Egli era un instancabile lavoratore. Cominciò a curare l’azienda, costruì anche degli aratri ed altre attrezzature agricole che i proprietari si erano rifiutati di fornirgli; piantò degli alberi da frutto, allevò con cura tutti gli animali, e la terra fu così generosa che offrì dei raccolti di ortaggi e cereali come non si erano mai avuti.
Davanti a tanta abbondanza i proprietari strabiliavano, ma non vi fu mai una parola di apprezzamento, mai un tono di rispetto.
Continuarono con i loro modi arroganti e presuntuosi, senza mostrare il benché minimo rispetto per l’ambiente e per il valore storico-artistico della Certosa.
Ci sarebbero tanti avvenimenti, tanti aneddoti da raccontare a testimonianza di un siffatto atteggiamento ma mi limiterò a descriverne solo due: uno riguardante lo straripamento dei torrenti in piena, e l’altro il saccheggio permesso del materiale da costruzione prelevato dalla Certosa.
Lo straripamento
Quando i torrenti in piena minacciavano di straripare inizialmente i proprietari non apposero alcun riparo, ignorarono il problema, ed ignorarono anche mio nonno che chiedeva di far costruire degli argini.
Successivamente, quando le acque si avvicinavano sempre più alle case ed alle stalle, i proprietari si limitarono a far costruire un breve argine.

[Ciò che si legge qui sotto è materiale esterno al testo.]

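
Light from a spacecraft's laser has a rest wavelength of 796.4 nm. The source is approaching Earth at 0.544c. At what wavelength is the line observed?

432.8 nm

Relativistic Doppler for wavelength: λ' = λ₀ · √((1 − β)/(1 + β)).
λ' = 796.4 × √(0.4560/1.5440) = 796.4 × 0.54345 ≈ 432.8 nm.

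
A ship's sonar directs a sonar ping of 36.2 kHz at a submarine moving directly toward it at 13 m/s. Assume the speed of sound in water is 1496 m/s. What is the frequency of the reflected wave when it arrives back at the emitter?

36.8 kHz

At the submarine (a moving observer), f₁ = f₀ · (v + u)/v = 36.2 × 1509/1496 ≈ 36.5 kHz.
On reflection it acts as a source moving toward the stationary detector: f₂ = f₁ · v/(v − u) = 36.5 × 1496/1483 ≈ 36.8 kHz.
Equivalently f₂ = f₀ · (v + u)/(v − u).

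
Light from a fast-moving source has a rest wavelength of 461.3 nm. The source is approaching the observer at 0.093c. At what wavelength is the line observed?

420.2 nm

Relativistic Doppler for wavelength: λ' = λ₀ · √((1 − β)/(1 + β)).
λ' = 461.3 × √(0.9070/1.0930) = 461.3 × 0.91095 ≈ 420.2 nm.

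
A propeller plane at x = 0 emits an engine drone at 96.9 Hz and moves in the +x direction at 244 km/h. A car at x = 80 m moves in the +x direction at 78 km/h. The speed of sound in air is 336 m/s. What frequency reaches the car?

114 Hz

244 km/h = 67.78 m/s; 78 km/h = 21.67 m/s.
The observer lies on the +x side, so the source is heading toward the observer and the observer is heading away from the source.
Both move, so f' = f · (v − v_o)/(v − v_s).
f' = 96.9 × (336 − 21.67)/(336 − 67.78) = 96.9 × 314.33/268.22 ≈ 114 Hz.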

Ma nonostante questo, ogni anno molti terreni fertili andavano perduti.
Mio nonno propose allora di costruire gli argini più a monte per evitare che l’acqua, esondando, non rientrasse più nell’alveo, portando via tutti i fertili terreni spondali. I proprietari replicarono che non avrebbero costruito argini laddove i terreni non erano di loro proprietà.

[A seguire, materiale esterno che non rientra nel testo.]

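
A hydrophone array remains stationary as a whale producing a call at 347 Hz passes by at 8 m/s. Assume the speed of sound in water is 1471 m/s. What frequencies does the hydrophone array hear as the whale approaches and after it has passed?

Approaching: f₁ = f · v/(v − v_s) = 347 × 1471/1463 ≈ 349 Hz.
Receding: f₂ = f · v/(v + v_s) = 347 × 1471/1479 ≈ 345 Hz.

349 Hz approaching; 345 Hz receding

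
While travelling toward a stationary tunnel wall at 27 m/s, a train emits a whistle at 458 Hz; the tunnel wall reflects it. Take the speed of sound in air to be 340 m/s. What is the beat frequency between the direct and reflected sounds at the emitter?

The tunnel wall receives the sound from a moving source: f₁ = f₀ · v/(v − v_e) = 458 × 340/313 ≈ 497.5 Hz.
On the return leg the train is a moving observer: f₂ = f₁ · (v + v_e)/v = 497.5 × 367/340 ≈ 537.0 Hz.
Equivalently f₂ = f₀ · (v + v_e)/(v − v_e).
Beat against the emitted tone: |f₂ − f₀| = 2v_e·f₀/(v − v_e) = 2 × 27 × 458/313 ≈ 79 Hz.

79 Hz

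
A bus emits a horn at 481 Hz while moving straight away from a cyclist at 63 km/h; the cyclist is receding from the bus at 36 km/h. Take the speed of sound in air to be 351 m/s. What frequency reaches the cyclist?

63 km/h = 17.5 m/s; 36 km/h = 10 m/s.
With source receding and observer receding, f' = f · (v − v_o)/(v + v_s).
f' = 481 × (351 − 10)/(351 + 17.5) = 481 × 341/368.5 ≈ 445 Hz.

445 Hz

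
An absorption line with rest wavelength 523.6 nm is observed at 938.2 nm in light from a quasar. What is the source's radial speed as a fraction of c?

λ'/λ₀ = 1.7918 > 1 (redshift), so the source is receding.
λ'/λ₀ = √((1 + β)/(1 − β)) for a receding source ⇒ β = (r² − 1)/(r² + 1) with r = λ'/λ₀.
β = (3.2106 − 1)/(3.2106 + 1) ≈ 0.525.

0.525c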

E l’acqua scese più impietosa di prima. Esondò alcuni metri più a monte, portò via un vigneto, alcuni ulivi ed arrivò davanti alle stalle ed a soli 8 metri dall’abitazione.
I proprietari allora si limitarono a far costruire degli effimeri argini con fascine di ramaglie e tavole di legno legate tra loro, le cosiddette “n’drapanàte” (in italiano: intricate), che non ebbero alcuna efficacia dato che la forza dell’acqua era troppa.
Questo dava modo ai piccoli torrenti di diventare sempre più delle ampie ed aride fiumare non utilizzabili per pascolo, né per coltivazioni.
I saccheggi
Durante questi anni i saccheggi continuarono grazie alla politica dei Buccino.
Essi davano a chi ne aveva bisogno un carico d’asino di pietre e mattoni scalzati dai resti delle pareti della Certosa in cambio di ben 3 giornate lavorative per zappare i vigneti e gli uliveti, infatti l’olio, il vino e la frutta non erano compresi nel contratto di mezzadria.
Così avevano la manodopera a costo zero. Anche una delle macine del mulino finì per essere rotta e riadattata per un portone di una casa in paese.
(L’altra macina era in un punto più inaccessibile, scampò il saccheggio ed ora fa bella mostra davanti casa nostra).
Così si arrivò agli anni ’60 e in quel periodo si verificò un cambiamento economico-sociale di portata nazionale così grande che, per certi aspetti, fu una vera rivoluzione: da quegli anni non si poteva più vivere con l’agricoltura tradizionale.